Teaching myself to code - Help a Noob

The first technology I was learning was Ruby on Rails. I read Michael Hartl’s book several times and created an app following the tutorial. I was reading a lot about Rails, everything I found online that was for free. For example, the video_list app I coded when I was following a course from Udemy. But my favorite lessons were those free lessons from Code School (R.I.P.). They had a zombie theme, everything was explained with brain eating zombies:

During the lecture on college (it is irrelevant, but I remember it was about Don Quijote), I hid the Rails tutorial under the table and read it secretly. I was determined to land a job and become a “real” developer. I was reading and researching for several months until I realised I had to get my hands dirty, I had to code something from scratch on my own! The best way to learn technology is to use it! Of course it seems obvious now, but back then it was a personal breakthrough. And I did exactly that, I built something on my own.

It was an open-sourced app built with RoR. The idea was to create a stackoverflow clone where newbies can ask questions without being judged and without getting the RTFM answers.

Help A Noob

My plan was to create a minimum viable product and then find contributors. I was part of a Facebook group Learn to code with me which is a group for people teaching themselves to code. I announced the app in that community. Dozens of Rails newbies were interested in helping me out.

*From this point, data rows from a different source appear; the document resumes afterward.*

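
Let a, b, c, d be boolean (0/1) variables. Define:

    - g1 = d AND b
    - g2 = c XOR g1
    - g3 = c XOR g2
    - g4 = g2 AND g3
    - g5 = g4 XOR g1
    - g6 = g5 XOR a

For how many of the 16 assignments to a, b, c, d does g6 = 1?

8

g6 = g5 XOR a must be 1, so g5 and a differ.
Enumerating the 16 input combinations, 8 give g6 = 1 and 8 give g6 = 0.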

We had a slack channel, back end devs, front end devs, a designer, a trello board, even some real users! From this team I have to mention Rick Gomez, who showed me that errors in your code are not your enemy. I was amazed at how lightly and easily he could code. It was really fun to watch him! I did not have such courage. I was full of self-doubt, my impostor syndrome merged with depression and anxiety. I still had not had a “real” job.

Help a Noob helped me get more confidence, it turned out I did know something, I was not as hopeless as I thought I was!